Philip Uglow, chief economist at Deutsche Boerse-owned research company MNI Indicators, has said that last week’s key rate hike to 17% from 10.5% by the Russian central bank showed “how slow” the regulator had been to react to the slide of the ruble.
In comments emailed to EmergingMarkets.me, Uglow warned of the possibility of a “loss of confidence” in the ruble and in the Russian authorities’ ability to control the situation.

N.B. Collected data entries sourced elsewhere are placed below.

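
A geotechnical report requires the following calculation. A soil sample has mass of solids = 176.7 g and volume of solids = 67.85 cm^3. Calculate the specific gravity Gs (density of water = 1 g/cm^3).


Result: 2.604

Derivation:
Using Gs = m_s / (V_s * rho_w)
Since rho_w = 1 g/cm^3:
Gs = 176.7 / 67.85
Gs = 2.604


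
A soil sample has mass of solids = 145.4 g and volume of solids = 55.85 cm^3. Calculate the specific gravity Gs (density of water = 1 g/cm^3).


Result: 2.603

Derivation:
Using Gs = m_s / (V_s * rho_w)
Since rho_w = 1 g/cm^3:
Gs = 145.4 / 55.85
Gs = 2.603


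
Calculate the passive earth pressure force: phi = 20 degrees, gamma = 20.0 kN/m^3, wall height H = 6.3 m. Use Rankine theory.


Compute passive earth pressure coefficient:
Kp = tan^2(45 + phi/2) = tan^2(55.0) = 2.039607
Compute passive force:
Pp = 0.5 * Kp * gamma * H^2
Pp = 0.5 * 2.039607 * 20.0 * 6.3^2
Pp = 809.52 kN/m


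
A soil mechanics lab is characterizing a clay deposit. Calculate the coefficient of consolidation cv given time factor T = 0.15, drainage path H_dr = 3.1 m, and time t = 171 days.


Using cv = T * H_dr^2 / t
H_dr^2 = 3.1^2 = 9.61
cv = 0.15 * 9.61 / 171
cv = 0.00843 m^2/day


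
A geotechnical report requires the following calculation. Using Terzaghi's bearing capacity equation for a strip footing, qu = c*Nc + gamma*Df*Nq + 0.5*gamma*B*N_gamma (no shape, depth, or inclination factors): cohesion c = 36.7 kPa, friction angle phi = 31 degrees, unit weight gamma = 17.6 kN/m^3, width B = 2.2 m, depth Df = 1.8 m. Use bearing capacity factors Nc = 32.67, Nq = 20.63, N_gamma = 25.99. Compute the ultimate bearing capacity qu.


Compute qu = c*Nc + gamma*Df*Nq + 0.5*gamma*B*N_gamma
Term 1: 36.7 * 32.67 = 1198.989
Term 2: 17.6 * 1.8 * 20.63 = 653.5584
Term 3: 0.5 * 17.6 * 2.2 * 25.99 = 503.1664
qu = 1198.989 + 653.5584 + 503.1664
qu = 2355.71 kPa


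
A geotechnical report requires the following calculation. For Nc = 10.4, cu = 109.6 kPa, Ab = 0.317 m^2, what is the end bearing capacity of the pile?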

Here is what Uglow said in his comments:
“While the emergency rate hike in the early Moscow hours was surprising, it is the sort of drastic action the Central Bank of Russia needs to take if it is serious about addressing the slide in the rouble. The size of the hike, though, also shows just how serious the situation is in Russia and how slow the central bank has been to react to the significant weakening in the currency. The situation now has gone beyond a discussion of fundamentals, which are clearly very weak, to a dangerous loss of confidence in the currency and the ability of the Russian authorities to control the situation. A change in the fortunes of the price of oil would help matters, although this doesn’t appear forthcoming. In its absence we’re unlikely to see pressure on the rouble subside, with the authorities likely to have to step in again at some point to try and put a floor under the currency. Acting in isolation, however, the central bank will have a tough time convincing speculators and investors that it has the credibility and firepower to stop the rot. Capital controls are a last resort, and while for now the authorities appear to have ruled them out, in such a fast moving situation nothing is out of the question.”